Invocando os AA. o cumprimento defeituoso da prestação/obrigação de meios, cabe-lhes a prova da fonte da obrigação originária bem como os defeitos do cumprimento, não bastando fazer a prova do resultado defeituoso – o falecimento- pois a ré não se obrigou a produzir qualquer resultado.
A prova do cumprimento defeituoso numa obrigação de meios passa pela demonstração de que não foi produzida a actividade apta a permitir a obtenção do resultado correspondente ao interesse do credor ou, por outras palavras que existe uma divergência objectiva entre os actos praticados e aqueles que seriam adequados a que aquele resultado se pudesse produzir.
Provado o cumprimento defeituoso presume-se a culpa do devedor, cabendo-lhe a prova de que aquele foi produzido sem culpa da sua parte, mas, a ilicitude não se presume, incumbindo aos AA. o ónus da prova.
Como refere Guilherme de Oliveira in RLJ - ano 128º, pág.101 a responsabilidade médica “supõe o dano, como seria de esperar, supõe a culpa (não a culpa por não ter logrado a cura, já que a obrigação do médico, não é em principio, uma obrigação de resultado; mas culpa por não ter usado o instrumental de conhecimentos, o esforço técnico, que se pode esperar de qualquer médico numa certa época e lugar) e a verificação de um nexo de causalidade entre o dano sofrido e o comportamento adoptado pelo médico, com todas as dificuldades que este passo encerra”.
Ora, o médico não assegura nem pode assegurar a cura da enfermidade do paciente, tanto mais que tal cura, não depende apenas de intervenção médica, mas também de vários factores endógenos e exógenos entre os quais releva a resistência do doente, a sua capacidade de regeneração, o estado do organismo, etc.
Assim, não bastará a prova da não obtenção do resultado previsto na prestação, para se considerar provado o não cumprimento.

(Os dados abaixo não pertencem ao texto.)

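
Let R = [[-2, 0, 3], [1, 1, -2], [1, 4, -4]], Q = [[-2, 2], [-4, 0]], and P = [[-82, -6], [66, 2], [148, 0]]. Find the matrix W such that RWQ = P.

Left-multiply by R⁻¹ and right-multiply by Q⁻¹: W = R⁻¹PQ⁻¹.
det R = 1; the adjugate gives R⁻¹ = [[4, 12, -3], [2, 5, -1], [3, 8, -2]].
det Q = 8, so Q⁻¹ = [[0, -1/4], [1/2, -1/4]].
R⁻¹P = [[20, 0], [18, -2], [-14, -2]].
W = (R⁻¹P)Q⁻¹ = [[0, -5], [-1, -4], [-1, 4]].

W = [[0, -5], [-1, -4], [-1, 4]]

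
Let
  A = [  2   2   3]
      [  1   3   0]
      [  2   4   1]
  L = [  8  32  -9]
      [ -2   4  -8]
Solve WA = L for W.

W = [[-5, 6, 6], [-3, 2, 1]]

A is on the right of W, so right-multiply by A⁻¹: W = LA⁻¹.
det A = -2, so A⁻¹ = [[-3/2, -5, 9/2], [1/2, 2, -3/2], [1, 2, -2]].
W = LA⁻¹ = [[8, 32, -9], [-2, 4, -8]] · [[-3/2, -5, 9/2], [1/2, 2, -3/2], [1, 2, -2]] = [[-5, 6, 6], [-3, 2, 1]].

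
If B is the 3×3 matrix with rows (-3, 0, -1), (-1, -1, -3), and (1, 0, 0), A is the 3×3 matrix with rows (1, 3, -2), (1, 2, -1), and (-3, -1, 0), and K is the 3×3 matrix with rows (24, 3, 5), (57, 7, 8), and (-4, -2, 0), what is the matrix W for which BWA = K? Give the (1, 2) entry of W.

W = B⁻¹KA⁻¹ (apply B⁻¹ on the left and A⁻¹ on the right).
det B = -1; the adjugate gives B⁻¹ = [[0, 0, 1], [3, -1, 8], [-1, 0, -3]].
A has determinant -2; A⁻¹ = [[1/2, -1, -1/2], [-3/2, 3, 1/2], [-5/2, 4, 1/2]].
B⁻¹K = [[-4, -2, 0], [-17, -14, 7], [-12, 3, -5]].
W = (B⁻¹K)A⁻¹ = [[1, -2, 1], [-5, 3, 5], [2, 1, 5]].

-2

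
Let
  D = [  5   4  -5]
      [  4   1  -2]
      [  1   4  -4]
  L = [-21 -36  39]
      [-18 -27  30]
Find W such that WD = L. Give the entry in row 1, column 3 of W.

-6

D is on the right of W, so right-multiply by D⁻¹: W = LD⁻¹.
det D = 1; the adjugate gives D⁻¹ = [[4, -4, -3], [14, -15, -10], [15, -16, -11]].
W = LD⁻¹ = [[-21, -36, 39], [-18, -27, 30]] · [[4, -4, -3], [14, -15, -10], [15, -16, -11]] = [[-3, 0, -6], [0, -3, -6]].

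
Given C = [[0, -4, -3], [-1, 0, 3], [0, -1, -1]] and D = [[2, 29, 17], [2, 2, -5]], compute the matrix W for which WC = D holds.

C is on the right of W, so right-multiply by C⁻¹: W = DC⁻¹.
det C = 1; the adjugate gives C⁻¹ = [[3, -1, -12], [-1, 0, 3], [1, 0, -4]].
W = DC⁻¹ = [[2, 29, 17], [2, 2, -5]] · [[3, -1, -12], [-1, 0, 3], [1, 0, -4]] = [[-6, -2, -5], [-1, -2, 2]].

W = [[-6, -2, -5], [-1, -2, 2]]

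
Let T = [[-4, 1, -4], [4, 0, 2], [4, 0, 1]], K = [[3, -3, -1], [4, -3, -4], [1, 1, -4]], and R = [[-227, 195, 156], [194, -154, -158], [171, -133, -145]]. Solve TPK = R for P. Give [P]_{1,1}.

Isolating P: multiply by T⁻¹ from the left and K⁻¹ from the right, so P = T⁻¹RK⁻¹.
T has determinant 4; T⁻¹ = [[0, -1/4, 1/2], [1, 3, -2], [0, 1, -1]].
det K = 5; the adjugate gives K⁻¹ = [[16/5, -13/5, 9/5], [12/5, -11/5, 8/5], [7/5, -6/5, 3/5]].
T⁻¹R = [[37, -28, -33], [13, -1, -28], [23, -21, -13]].
P = (T⁻¹R)K⁻¹ = [[5, 5, 2], [0, 2, 5], [5, 2, 0]].

5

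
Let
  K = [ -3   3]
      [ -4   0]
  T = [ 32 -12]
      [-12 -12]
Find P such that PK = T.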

Neste mesmo sentido, as palavras de Carlos Ferreira de Almeida em texto sobre a responsabilidade civil no contrato de prestação de serviço médico (“Os contratos civis de prestação de serviço médico”, in AAVV, Direito da saúde e bioética, Lisboa, AAFDL, 1996, pp. 117): «A presunção de culpa do devedor inadimplente estende-se ao cumprimento defeituoso (artº 799º, nº 1). Quem invoca tratamento defeituoso como fundamento de responsabilidade civil contratual tem de provar, além do prejuízo, a desconformidade (objectiva) entre os actos praticados e a leges artis, bem como o nexo de causalidade entre o defeito e o dano. Feita esta prova, o médico (ou a clínica) só se exonera de responsabilidade, se provar que a desconformidade não é devida a culpa sua. (…) Como se referiu, nesta modalidade de obrigação não se exige ao devedor o resultado previsto, mas apenas que actue, na execução do acto médico, com a diligência normal do clássico “bom pai de família” (art.º 487º n.º 2 e 799º, n.º 2 ambos do Código Civil).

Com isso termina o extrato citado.